Its hard to describe. Most people wouldn’t even notice it’s there. I manage life, and I love my girls hard. But it’s there for me. The things I used to be able to do are gone. Multitasking forget it. Even words don’t always come easy. Everything just seems a little harder.
No one forewarns you with grief that you will never be the same. No one will ever say you will carry this forever. Some people actually say “you will get over it.” Get over what exactly? The loss of a piece of my heart? Never. We don’t get over people. We learn to take them with us. But yet there is this weight.
Maybe the weight is sadness and loss. Maybe it is and will always be something I carry or we carry. My family sees the weight. They also carry it too.
Maybe it is not a weight but a presence. Or the absence of a presence. It’s the constant thoughts, no matter where we are you think to yourself “what would she be doing, and what would she be saying” and we all know what she would be wearing.

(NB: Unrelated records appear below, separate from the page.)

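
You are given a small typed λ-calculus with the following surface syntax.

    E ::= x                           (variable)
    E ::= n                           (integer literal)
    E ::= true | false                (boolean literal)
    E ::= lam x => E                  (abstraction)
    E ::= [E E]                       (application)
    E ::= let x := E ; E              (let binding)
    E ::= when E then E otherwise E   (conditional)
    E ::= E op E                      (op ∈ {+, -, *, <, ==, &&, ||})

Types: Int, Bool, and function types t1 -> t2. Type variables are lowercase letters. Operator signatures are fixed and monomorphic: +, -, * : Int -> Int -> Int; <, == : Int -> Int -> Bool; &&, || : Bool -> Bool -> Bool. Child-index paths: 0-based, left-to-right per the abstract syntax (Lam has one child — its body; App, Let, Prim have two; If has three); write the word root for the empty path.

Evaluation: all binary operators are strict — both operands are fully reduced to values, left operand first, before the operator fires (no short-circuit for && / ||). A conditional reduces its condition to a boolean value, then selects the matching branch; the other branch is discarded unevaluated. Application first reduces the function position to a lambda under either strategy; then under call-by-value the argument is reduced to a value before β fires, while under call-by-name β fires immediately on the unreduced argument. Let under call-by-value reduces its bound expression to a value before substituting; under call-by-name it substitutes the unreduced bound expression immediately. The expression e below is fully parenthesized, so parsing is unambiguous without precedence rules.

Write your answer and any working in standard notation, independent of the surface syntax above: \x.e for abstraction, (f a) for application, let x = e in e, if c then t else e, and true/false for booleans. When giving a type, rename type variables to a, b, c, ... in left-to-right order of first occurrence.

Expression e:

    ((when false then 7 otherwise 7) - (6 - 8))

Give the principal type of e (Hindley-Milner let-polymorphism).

Answer: Int

Working:
  unify Bool ~ Bool
  unify Int ~ Int
  unify Int ~ Int
  unify Int ~ Int
  unify Int ~ Int
  unify Int ~ Int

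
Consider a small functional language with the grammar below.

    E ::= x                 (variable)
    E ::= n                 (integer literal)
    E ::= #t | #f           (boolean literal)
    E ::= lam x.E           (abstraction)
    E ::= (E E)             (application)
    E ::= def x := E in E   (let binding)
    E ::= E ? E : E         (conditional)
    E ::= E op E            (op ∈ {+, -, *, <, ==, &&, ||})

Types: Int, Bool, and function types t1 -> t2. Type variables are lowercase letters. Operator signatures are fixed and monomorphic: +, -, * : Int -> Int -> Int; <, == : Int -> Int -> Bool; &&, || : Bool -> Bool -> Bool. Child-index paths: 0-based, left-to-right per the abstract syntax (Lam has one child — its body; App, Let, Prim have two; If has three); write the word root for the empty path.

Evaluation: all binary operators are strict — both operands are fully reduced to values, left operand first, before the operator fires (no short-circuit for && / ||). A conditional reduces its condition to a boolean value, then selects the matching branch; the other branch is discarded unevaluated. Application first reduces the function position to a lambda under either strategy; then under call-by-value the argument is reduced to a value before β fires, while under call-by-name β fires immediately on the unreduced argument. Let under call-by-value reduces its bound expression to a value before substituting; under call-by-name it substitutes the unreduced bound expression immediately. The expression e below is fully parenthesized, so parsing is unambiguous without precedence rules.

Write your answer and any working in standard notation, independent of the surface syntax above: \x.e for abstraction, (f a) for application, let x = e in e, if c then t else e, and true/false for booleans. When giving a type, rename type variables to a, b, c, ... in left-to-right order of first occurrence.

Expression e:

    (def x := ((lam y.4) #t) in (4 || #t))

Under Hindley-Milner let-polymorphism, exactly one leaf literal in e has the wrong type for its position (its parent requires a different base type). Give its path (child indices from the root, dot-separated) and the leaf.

Answer: 1.0 : 4

Working:
\y._ : a -> Int
  unify a -> Int ~ Bool -> b
  unify a ~ Bool
  unify Int ~ b
_ _ : Int
let x : Int
  unify Int ~ Bool
  FAIL: mismatch Int ~ Bool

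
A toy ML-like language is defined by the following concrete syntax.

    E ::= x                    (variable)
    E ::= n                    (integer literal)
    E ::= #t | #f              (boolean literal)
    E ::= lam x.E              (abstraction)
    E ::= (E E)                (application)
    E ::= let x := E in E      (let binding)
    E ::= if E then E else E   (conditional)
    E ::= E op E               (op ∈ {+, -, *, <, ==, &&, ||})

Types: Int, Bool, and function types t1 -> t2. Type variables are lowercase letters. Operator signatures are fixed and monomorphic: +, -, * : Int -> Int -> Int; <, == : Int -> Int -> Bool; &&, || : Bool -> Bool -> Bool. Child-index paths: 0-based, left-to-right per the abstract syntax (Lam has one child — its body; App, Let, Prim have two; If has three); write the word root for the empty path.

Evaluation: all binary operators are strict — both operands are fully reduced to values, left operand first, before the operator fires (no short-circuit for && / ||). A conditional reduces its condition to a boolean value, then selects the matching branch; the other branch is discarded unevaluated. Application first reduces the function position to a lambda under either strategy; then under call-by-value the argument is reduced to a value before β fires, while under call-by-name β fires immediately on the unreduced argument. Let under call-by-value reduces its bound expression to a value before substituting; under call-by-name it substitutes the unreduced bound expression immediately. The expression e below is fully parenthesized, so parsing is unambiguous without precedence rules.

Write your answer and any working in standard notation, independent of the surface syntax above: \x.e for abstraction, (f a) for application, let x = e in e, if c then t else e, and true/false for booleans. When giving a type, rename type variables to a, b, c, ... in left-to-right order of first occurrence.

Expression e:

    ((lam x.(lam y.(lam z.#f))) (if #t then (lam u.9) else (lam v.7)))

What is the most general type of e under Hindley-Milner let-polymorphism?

Derivation:
\z._ : c -> Bool
\y._ : b -> c -> Bool
\x._ : a -> b -> c -> Bool
  unify Bool ~ Bool
\u._ : d -> Int
\v._ : e -> Int
  unify d -> Int ~ e -> Int
  unify d ~ e
  unify Int ~ Int
  unify a -> b -> c -> Bool ~ (e -> Int) -> f
  unify a ~ e -> Int
  unify b -> c -> Bool ~ f
_ _ : b -> c -> Bool

Answer: a -> b -> Bool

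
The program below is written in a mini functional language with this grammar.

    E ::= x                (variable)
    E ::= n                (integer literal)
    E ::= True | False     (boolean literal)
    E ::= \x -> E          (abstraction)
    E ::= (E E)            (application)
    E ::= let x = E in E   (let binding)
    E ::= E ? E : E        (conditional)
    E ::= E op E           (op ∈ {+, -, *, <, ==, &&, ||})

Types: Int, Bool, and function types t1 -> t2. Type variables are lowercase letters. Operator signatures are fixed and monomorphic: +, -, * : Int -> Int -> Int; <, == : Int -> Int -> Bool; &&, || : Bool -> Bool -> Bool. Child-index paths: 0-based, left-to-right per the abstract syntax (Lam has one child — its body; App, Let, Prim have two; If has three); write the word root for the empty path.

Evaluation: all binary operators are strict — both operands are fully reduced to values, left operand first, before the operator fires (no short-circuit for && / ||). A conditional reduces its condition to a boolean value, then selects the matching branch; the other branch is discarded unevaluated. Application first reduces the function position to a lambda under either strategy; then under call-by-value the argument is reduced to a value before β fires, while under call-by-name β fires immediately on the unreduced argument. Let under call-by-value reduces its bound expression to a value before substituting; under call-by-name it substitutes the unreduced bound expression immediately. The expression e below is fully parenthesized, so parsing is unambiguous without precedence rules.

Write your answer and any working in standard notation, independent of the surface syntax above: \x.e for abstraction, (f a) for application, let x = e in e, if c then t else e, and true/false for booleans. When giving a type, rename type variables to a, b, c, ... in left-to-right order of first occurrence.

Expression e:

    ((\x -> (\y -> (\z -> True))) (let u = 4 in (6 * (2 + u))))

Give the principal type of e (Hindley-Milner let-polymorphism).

Answer: a -> b -> Bool

Derivation:
\z._ : c -> Bool
\y._ : b -> c -> Bool
\x._ : a -> b -> c -> Bool
let u : Int
  unify Int ~ Int
  unify Int ~ Int
u : Int
  unify Int ~ Int
  unify Int ~ Int
  unify a -> b -> c -> Bool ~ Int -> d
  unify a ~ Int
  unify b -> c -> Bool ~ d
_ _ : b -> c -> Bool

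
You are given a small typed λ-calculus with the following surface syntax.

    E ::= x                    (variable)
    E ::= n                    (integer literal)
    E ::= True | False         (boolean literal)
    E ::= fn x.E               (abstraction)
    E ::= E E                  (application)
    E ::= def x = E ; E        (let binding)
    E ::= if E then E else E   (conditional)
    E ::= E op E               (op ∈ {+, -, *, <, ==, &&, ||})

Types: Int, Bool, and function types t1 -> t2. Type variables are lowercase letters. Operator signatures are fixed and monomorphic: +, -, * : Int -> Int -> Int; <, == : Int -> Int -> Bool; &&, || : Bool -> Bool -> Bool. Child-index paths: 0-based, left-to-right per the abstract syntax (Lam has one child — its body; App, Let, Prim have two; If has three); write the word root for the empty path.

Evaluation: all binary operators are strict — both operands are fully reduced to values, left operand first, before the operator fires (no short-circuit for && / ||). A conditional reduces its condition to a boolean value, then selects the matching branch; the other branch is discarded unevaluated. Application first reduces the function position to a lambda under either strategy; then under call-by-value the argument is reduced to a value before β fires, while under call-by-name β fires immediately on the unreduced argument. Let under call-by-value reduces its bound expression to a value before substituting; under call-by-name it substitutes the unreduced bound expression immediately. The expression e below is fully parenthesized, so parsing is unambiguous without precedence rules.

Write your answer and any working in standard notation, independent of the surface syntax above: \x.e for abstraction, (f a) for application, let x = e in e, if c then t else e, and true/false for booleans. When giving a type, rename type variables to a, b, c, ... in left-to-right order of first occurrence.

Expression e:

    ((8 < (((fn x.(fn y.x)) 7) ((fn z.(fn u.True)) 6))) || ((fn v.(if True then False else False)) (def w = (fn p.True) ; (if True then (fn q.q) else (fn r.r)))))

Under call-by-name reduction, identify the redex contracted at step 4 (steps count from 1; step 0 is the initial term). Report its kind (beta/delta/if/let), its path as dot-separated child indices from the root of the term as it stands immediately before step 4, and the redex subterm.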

We miss her. We miss her presence. And sometimes that loses is consuming. Would I change it? Not even for a second because it’s love. It’s the love we carry every day for her. And just because she isn’t physically with us I don’t nor will I ever turn that off. So I will always be reminded of that absence. And as hard as that is I will carry the weight.
A funny thing happened the other night though. I was thinking about the weight. Because as the 24th approach’s the weight becomes greater. I was just overwhelmed with the idea of two years. I walked past Melina room for the millionth time. But for some reason I stopped at looked at her door. The door I have seen everyday for her whole life. And all I could do was laugh.

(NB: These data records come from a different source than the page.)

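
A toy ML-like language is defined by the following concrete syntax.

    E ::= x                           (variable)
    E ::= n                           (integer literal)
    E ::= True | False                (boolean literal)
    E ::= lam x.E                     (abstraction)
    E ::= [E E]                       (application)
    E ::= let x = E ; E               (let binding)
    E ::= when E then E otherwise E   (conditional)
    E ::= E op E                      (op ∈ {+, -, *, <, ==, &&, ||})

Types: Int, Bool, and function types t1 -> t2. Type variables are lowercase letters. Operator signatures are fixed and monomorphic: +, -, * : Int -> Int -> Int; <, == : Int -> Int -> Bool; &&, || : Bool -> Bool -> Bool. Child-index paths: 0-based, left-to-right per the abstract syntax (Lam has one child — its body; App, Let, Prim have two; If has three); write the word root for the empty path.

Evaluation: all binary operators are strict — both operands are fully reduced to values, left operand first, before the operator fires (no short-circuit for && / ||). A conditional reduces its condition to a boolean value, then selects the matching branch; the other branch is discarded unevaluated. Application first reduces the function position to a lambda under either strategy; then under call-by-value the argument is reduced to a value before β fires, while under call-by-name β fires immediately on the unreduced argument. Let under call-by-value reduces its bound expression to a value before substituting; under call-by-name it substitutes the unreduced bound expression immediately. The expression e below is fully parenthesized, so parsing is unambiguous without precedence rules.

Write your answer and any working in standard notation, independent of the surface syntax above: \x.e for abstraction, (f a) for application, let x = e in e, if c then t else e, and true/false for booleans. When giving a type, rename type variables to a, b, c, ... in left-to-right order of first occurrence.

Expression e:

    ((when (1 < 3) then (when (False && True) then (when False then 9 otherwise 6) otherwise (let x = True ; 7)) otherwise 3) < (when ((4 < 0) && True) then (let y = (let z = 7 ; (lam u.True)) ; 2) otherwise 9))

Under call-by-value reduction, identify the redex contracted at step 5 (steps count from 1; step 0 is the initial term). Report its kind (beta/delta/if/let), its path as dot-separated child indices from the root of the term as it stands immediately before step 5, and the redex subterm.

Answer: let at 0 : (let x = true in 7)

Trace:
step 0: ((if (1 < 3) then (if (false && true) then (if false then 9 else 6) else (let x = true in 7)) else 3) < (if ((4 < 0) && true) then (let y = (let z = 7 in (\u.true)) in 2) else 9))
step 1: [delta@0.0] ((if true then (if (false && true) then (if false then 9 else 6) else (let x = true in 7)) else 3) < (if ((4 < 0) && true) then (let y = (let z = 7 in (\u.true)) in 2) else 9))
step 2: [if@0] ((if (false && true) then (if false then 9 else 6) else (let x = true in 7)) < (if ((4 < 0) && true) then (let y = (let z = 7 in (\u.true)) in 2) else 9))
step 3: [delta@0.0] ((if false then (if false then 9 else 6) else (let x = true in 7)) < (if ((4 < 0) && true) then (let y = (let z = 7 in (\u.true)) in 2) else 9))
step 4: [if@0] ((let x = true in 7) < (if ((4 < 0) && true) then (let y = (let z = 7 in (\u.true)) in 2) else 9))
step 5: [let@0] (7 < (if ((4 < 0) && true) then (let y = (let z = 7 in (\u.true)) in 2) else 9))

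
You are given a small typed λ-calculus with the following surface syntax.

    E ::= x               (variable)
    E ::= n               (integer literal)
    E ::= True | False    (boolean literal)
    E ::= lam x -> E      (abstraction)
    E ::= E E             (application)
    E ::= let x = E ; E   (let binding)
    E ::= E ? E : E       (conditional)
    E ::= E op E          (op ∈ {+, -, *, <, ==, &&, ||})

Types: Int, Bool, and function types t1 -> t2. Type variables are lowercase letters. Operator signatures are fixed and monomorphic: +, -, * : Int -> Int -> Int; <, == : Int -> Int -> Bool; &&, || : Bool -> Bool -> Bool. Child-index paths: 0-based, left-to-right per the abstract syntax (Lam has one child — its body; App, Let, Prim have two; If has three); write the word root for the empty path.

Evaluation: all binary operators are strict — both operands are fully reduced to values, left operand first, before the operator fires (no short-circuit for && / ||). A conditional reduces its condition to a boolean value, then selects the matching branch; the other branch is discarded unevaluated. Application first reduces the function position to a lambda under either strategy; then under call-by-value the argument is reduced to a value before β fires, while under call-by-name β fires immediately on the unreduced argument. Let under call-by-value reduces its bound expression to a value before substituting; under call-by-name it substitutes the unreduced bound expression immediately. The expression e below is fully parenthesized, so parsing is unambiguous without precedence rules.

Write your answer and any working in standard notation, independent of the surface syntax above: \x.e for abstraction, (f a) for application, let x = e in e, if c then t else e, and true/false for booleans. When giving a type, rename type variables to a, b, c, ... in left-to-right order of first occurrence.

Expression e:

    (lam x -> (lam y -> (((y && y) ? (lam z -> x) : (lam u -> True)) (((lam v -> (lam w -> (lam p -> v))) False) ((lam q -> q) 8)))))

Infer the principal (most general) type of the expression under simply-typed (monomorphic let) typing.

Derivation:
y : b
  unify b ~ Bool
y : Bool
  unify Bool ~ Bool
  unify Bool ~ Bool
x : a
\z._ : c -> a
\u._ : d -> Bool
  unify c -> a ~ d -> Bool
  unify c ~ d
  unify a ~ Bool
v : e
\p._ : g -> e
\w._ : f -> g -> e
\v._ : e -> f -> g -> e
  unify e -> f -> g -> e ~ Bool -> h
  unify e ~ Bool
  unify f -> g -> Bool ~ h
_ _ : f -> g -> Bool
q : i
\q._ : i -> i
  unify i -> i ~ Int -> j
  unify i ~ Int
  unify Int ~ j
_ _ : Int
  unify f -> g -> Bool ~ Int -> k
  unify f ~ Int
  unify g -> Bool ~ k
_ _ : g -> Bool
  unify d -> Bool ~ (g -> Bool) -> l
  unify d ~ g -> Bool
  unify Bool ~ l
_ _ : Bool
\y._ : Bool -> Bool
\x._ : Bool -> Bool -> Bool

Answer: Bool -> Bool -> Bool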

See as much as her presence is absence, and as much as that weight is there, she always reminds us she is here. Melina is and will always be better! Right on the middle of her door were stickers. Stickers that she was not allowed to put on so notice they are only half stuck. Melina said come on mommy, “get it together” My presence isn’t in the absence or the weight. My presence is in the Joy. Yes baby girl it is, you win again, and I will Always Choose Joy for you!